Au 4e trimestre 2023, le Revenu Disponible Brut (RDB) a crû de 1 % et le pouvoir d’achat du RDB de 0,7 % selon l’Insee. De son côté, l’Insti- tut d’études économiques privé Rexcode évoque « une hausse de 2,3 % du pouvoir d’achat et de 0,7 % du salaire net », selon Denis Ferrand, son directeur général. En clair, en fonction des modes de calcul, une quasi-stagnation, voire une très légère hausse de la capacité à consommer. Cela suffit-il à justifier le sentiment de colère, de frustration et de mécontentement que traduisent les médias et les fameuses UBM ? Secrétaire général de la fondation Jean-Jaurès, Gilles Finchelstein avance un autre type d’explication : « Le déclencheur de ces revendications est à trouver dans la baisse du taux de chômage, à 7,5 % de la population. Quand ce taux atteint 10 %, les revendications personnelles sont beaucoup plus faibles. C’est lorsqu’il baisse que les gens s’autorisent à penser à leur vie. Or, aujourd’hui, avec l’augmentation des dépenses contraintes, cette vie est encore plus difficile. Une enquête de l’IFOP a révélé que le 10 du mois, 33 % des Français n’ont plus que 100 euros devant eux. »

Quelques mois plus tard, l’institut de sondage, sollicité par la revue Fiducial et Sud Radio, interprétait de façon très claire les revendications des Français en la matière, en particulier pour les proches de la majorité présidentielle, quasi unanimes (97 %) : faire de l’inflation une priorité de l’action gouvernementale est une nécessité.

 

La grande distribution, l’inflation et la communication

Suivant l’inflation, les investissements publicitaires de la grande distribution se sont envolés de 17,6 % entre janvier et juillet 2023 par rapport à la même période de 2022. Au cours des quatre dernières années, le budget « com » de Lidl a augmenté de 35 %, celui d’Intermarché de 33 %, celui de Leclerc de 17 % et celui de Carrefour de 15 %. Les quatre enseignes figurant toutes au top 5 des annonceurs aux plus forts investissements médias d’après les données de Kantar. Tout au long de l’année, les patrons de la grande distribution, bien décidés à se positionner en grands défenseurs de notre pouvoir d’achat, se sont invités sur tous les plateaux de télévision. « Défendre tout ce qui compte pour vous » est d’ailleurs la promesse de Leclerc depuis 2019 (ag. BETC), qui « ajoute à ces dépenses publicitaires une présence très régulière dans les médias, où Michel- Édouard Leclerc, fin communicant, “bon client”, “pédagogue qui utilise un langage compris par tout le monde”, s’impose comme un incontournable des émissions à grande audience », observait la journaliste du média spécialisé LSA Magali Picard interrogée par l’AFP.

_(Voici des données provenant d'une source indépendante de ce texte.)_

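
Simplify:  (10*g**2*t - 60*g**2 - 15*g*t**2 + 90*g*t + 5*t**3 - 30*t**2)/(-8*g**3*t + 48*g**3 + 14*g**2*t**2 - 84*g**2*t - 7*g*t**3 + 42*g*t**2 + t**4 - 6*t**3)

5/(-4*g + t)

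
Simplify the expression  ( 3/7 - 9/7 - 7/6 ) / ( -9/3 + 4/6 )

85/98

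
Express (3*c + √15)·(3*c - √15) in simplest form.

9*c² - 15

Difference of squares with P = 3*c, Q = √15.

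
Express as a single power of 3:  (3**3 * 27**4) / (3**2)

3**13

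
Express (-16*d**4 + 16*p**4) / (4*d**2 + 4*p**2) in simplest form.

Factor (2*p)**4 - (2*d)**4 and cancel (4*d**2 + 4*p**2).

-4*d**2 + 4*p**2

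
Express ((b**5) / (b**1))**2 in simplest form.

b**8

Inside the bracket: b**4
Raise to the power 2: b**8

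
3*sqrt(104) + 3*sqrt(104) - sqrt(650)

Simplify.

3*sqrt(104) = 6*sqrt(26); 3*sqrt(104) = 6*sqrt(26); sqrt(650) = 5*sqrt(26)
Combine: (6 + 6 - 5)·sqrt(26) = 7*sqrt(26)

7*sqrt(26)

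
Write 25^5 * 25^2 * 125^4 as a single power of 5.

5^26

25^5 = 5^10; 25^2 = 5^4; 125^4 = 5^12
Combine exponents: 5^26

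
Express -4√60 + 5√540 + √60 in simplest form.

24*√15

4√60 = 8*√15; 5√540 = 30*√15; √60 = 2*√15
Combine: (-8 + 30 + 2)·√15 = 24*√15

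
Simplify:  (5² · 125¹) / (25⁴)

5^(-3)

5² = 5^2; 125¹ = 5^3; 25⁴ = 5^8
Combine exponents: 5^(-3)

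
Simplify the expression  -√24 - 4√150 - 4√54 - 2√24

√24 = 2*√6; 4√150 = 20*√6; 4√54 = 12*√6; 2√24 = 4*√6
Combine: (-2 - 20 - 12 - 4)·√6 = -38*√6

-38*√6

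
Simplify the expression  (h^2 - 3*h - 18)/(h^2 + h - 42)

(h + 3)/(h + 7)

Factor: h^2 - 3*h - 18 = (h + 3)*(h - 6);  h^2 + h - 42 = (h + 7)*(h - 6)
Cancel the common factor (h - 6).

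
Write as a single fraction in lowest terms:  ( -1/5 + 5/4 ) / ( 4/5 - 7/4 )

Numerator: -1/5 + 5/4 = 21/20
Denominator: 4/5 - 7/4 = -19/20
Divide: (21/20) · (-20/19) = -21/19

-21/19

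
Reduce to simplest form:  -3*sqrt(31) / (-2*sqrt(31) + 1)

(sqrt(31) + 62)/41

Multiply numerator and denominator by 1 + 2*sqrt(31).
Denominator becomes -123; numerator becomes -186 - 3*sqrt(31).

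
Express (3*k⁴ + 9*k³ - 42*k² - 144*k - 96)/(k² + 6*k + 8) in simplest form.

Factor: 3*k⁴ + 9*k³ - 42*k² - 144*k - 96 = 3·(k + 1)·(k + 4)·(k - 4)·(k + 2);  k² + 6*k + 8 = (k + 2)·(k + 4)
Cancel the common factors (k + 4), (k + 2).

3*k² - 9*k - 12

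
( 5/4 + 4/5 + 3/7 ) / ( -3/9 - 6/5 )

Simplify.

-1041/644

Numerator: 5/4 + 4/5 + 3/7 = 347/140
Denominator: -3/9 - 6/5 = -23/15
Divide: (347/140) · (-15/23) = -1041/644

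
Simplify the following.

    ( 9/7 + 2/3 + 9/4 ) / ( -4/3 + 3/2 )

353/14

Numerator: 9/7 + 2/3 + 9/4 = 353/84
Denominator: -4/3 + 3/2 = 1/6
Divide: (353/84) · (6) = 353/14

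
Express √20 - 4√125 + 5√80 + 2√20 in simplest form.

6*√5

√20 = 2*√5; 4√125 = 20*√5; 5√80 = 20*√5; 2√20 = 4*√5
Combine: (2 - 20 + 20 + 4)·√5 = 6*√5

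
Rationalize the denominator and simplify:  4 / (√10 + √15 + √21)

Group as (√10 + √21) + √15; multiply by (√10 + √21) - √15, then rationalise the remaining surd.

(-15*√14 + 2*√21 + 8*√15 + 13*√10)/73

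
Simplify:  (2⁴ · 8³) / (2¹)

2^12

2⁴ = 2^4; 8³ = 2^9; 2¹ = 2^1
Combine exponents: 2^12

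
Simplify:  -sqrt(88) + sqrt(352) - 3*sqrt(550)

sqrt(88) = 2*sqrt(22); sqrt(352) = 4*sqrt(22); 3*sqrt(550) = 15*sqrt(22)
Combine: (-2 + 4 - 15)·sqrt(22) = -13*sqrt(22)

-13*sqrt(22)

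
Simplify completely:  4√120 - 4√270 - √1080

-10*√30

4√120 = 8*√30; 4√270 = 12*√30; √1080 = 6*√30
Combine: (8 - 12 - 6)·√30 = -10*√30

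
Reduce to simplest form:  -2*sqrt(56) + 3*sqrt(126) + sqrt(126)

8*sqrt(14)

2*sqrt(56) = 4*sqrt(14); 3*sqrt(126) = 9*sqrt(14); sqrt(126) = 3*sqrt(14)
Combine: (-4 + 9 + 3)·sqrt(14) = 8*sqrt(14)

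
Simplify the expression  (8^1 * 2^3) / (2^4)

2^2

8^1 = 2^3; 2^3 = 2^3; 2^4 = 2^4
Combine exponents: 2^2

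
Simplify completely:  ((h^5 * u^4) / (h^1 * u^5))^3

Inside the bracket: h^4 * (u^-1)
Raise to the power 3: h^12 * (u^-3)

h^12/u^3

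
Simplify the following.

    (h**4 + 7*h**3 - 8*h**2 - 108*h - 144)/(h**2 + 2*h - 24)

h**2 + 5*h + 6

Factor: h**4 + 7*h**3 - 8*h**2 - 108*h - 144 = (h + 2)*(h + 3)*(h + 6)*(h - 4);  h**2 + 2*h - 24 = (h + 6)*(h - 4)
Cancel the common factors (h - 4), (h + 6).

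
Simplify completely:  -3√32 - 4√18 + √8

-22*√2

3√32 = 12*√2; 4√18 = 12*√2; √8 = 2*√2
Combine: (-12 - 12 + 2)·√2 = -22*√2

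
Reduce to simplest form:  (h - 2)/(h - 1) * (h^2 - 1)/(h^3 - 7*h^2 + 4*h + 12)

Factor: h^2 - 1 = (h - 1)*(h + 1);  h^3 - 7*h^2 + 4*h + 12 = (h - 6)*(h + 1)*(h - 2)
Cancel the common factors (h - 2), (h + 1), (h - 1).

1/(h - 6)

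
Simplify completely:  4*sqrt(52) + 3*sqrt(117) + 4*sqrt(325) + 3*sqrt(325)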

Au-delà de cette pression médiatique, c’est d’ailleurs le fond des messages qui reste le meilleur indicateur de l’empreinte que laisse 2023 dans le paysage publicitaire. Intermarché qui nous vantait « L’amour, l’amour » au coin de la caisse en 2017 a préféré insister en janvier sur « Le meilleur du quotidien au meilleur prix », avant de terminer l’année en signant, sobrement, « La vie ne devrait pas coûter aussi cher» (ag. Romance). Pour Lidl, « Les prix sont les mêmes partout, même en vacances », précisait le film lancé en juillet 2023 (ag. Marcel), tandis que Carrefour promettait « Un Noël extra à prix ordinaire » après avoir promu « Des pâtes de champion à prix champion », continuant sur la lignée de son défi anti-inflation lancé en 2022 (ag. Publicis Conseil). Un parti pris a priori incontournable pour s’assurer les faveurs des Français, à tout prix.